Building an engine or having one built for your Mopar can be one of the most costly, time consuming, and nerve-wracking procedures you'll endure while restoring a car. Unlike years ago when you could simply add a camshaft, headers, intake, and bigger carburetor while overhauling the factory engine, there are so many aftermarket parts available now that it's hard to know which combination will work, and which will leave you disappointed and broke. While the aftermarket is flush with huge displacement big-blocks, stroker kits, and exotic aluminum cylinder heads, the fact is, most of us simply can't afford the parts to build monster stroker engines, so we're left to make the best of the factory parts our car came with. Fortunately, the right combination of factory Mopar parts, combined with a few aftermarket goodies, can still make respectable power without costing a fortune.

In this article, we'll show you some of the ways we've learned to make power, while still operating on a working man's budget.

Go Big Or Go Home
One of the best ways we've found to start off with an advantage is to consider a swap to the largest engine of the same type as is in your car. By this we mean if your car has a 273 or 318, you should consider swapping to a 360. And if your car is equipped with a factory 383 or 400, try to find a 440 to build. While it will cost you a little to get a rebuildable core engine, the extra displacement is usually well worth the price, and the bigger engine will swap right into your vehicle without any major modifications. Since building a 360 will cost about the same as building a smaller displacement LA engine, and building the 440 will cost about the same as the smaller B or RB engine, you'll only be out the cost of the core engine, and you'll be way ahead in terms of potential power.

Of course there are reasons you may want to stay with the original, smaller displacement engine in your car. First, you already have it so it costs nothing. Second, you may want your car to retain its originality, or at least the appearance of originality. In these cases, there are still good options to increase your engine's displacement. Stroker kits consisting of parts like those from Eagle and Scat have really come down in price recently and are available for most popular Mopar applications. Though these parts are typically manufactured in China (that's what keeps the costs down), they are strong enough for a healthy street engine or mild race application, and are far better than the "used" factory stuff your engine came with.

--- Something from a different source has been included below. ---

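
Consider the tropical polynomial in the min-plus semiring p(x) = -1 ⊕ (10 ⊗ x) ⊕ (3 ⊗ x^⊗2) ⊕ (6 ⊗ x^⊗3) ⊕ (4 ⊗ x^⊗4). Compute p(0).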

Although stroker kits themselves are fairly inexpensive, remember that most of these kits require at least some additional machining to the block for connecting rod and crankshaft clearance. While this procedure can usually be accomplished with a die-grinder in your home shop, if you aren't equipped to handle it you should expect to pay your machinist a little more in labor to perform this task for you. Typically, stroking a 360 small-block or a 440 big-block requires the least amount of clearancing, thereby making them the easiest engines to install stroker kits in. Even factoring the cost of the machine work and the cost of the parts, a stroker kit is still one of the best ways to improve the power potential of your engine.

Swap Heads
One of the most important considerations when building an engine is which cylinder heads to use. Luckily, Mopar made some great factory heads for their small- and big-block engines, and just swapping on a better factory head can greatly improve power. If you're building a small-block, consider finding a set of J or X castings which contain larger valves, a more efficient combustion chamber, and a better port configuration than other early small-block heads. Even better, a swap to later model swirl-port castings will help power with an improved combustion chamber design. If you really want to wake up your small-block, a Magnum head swap is a great way to improve power, though it requires changing lifters and using Magnum-style, pedestal-mounted rocker arms.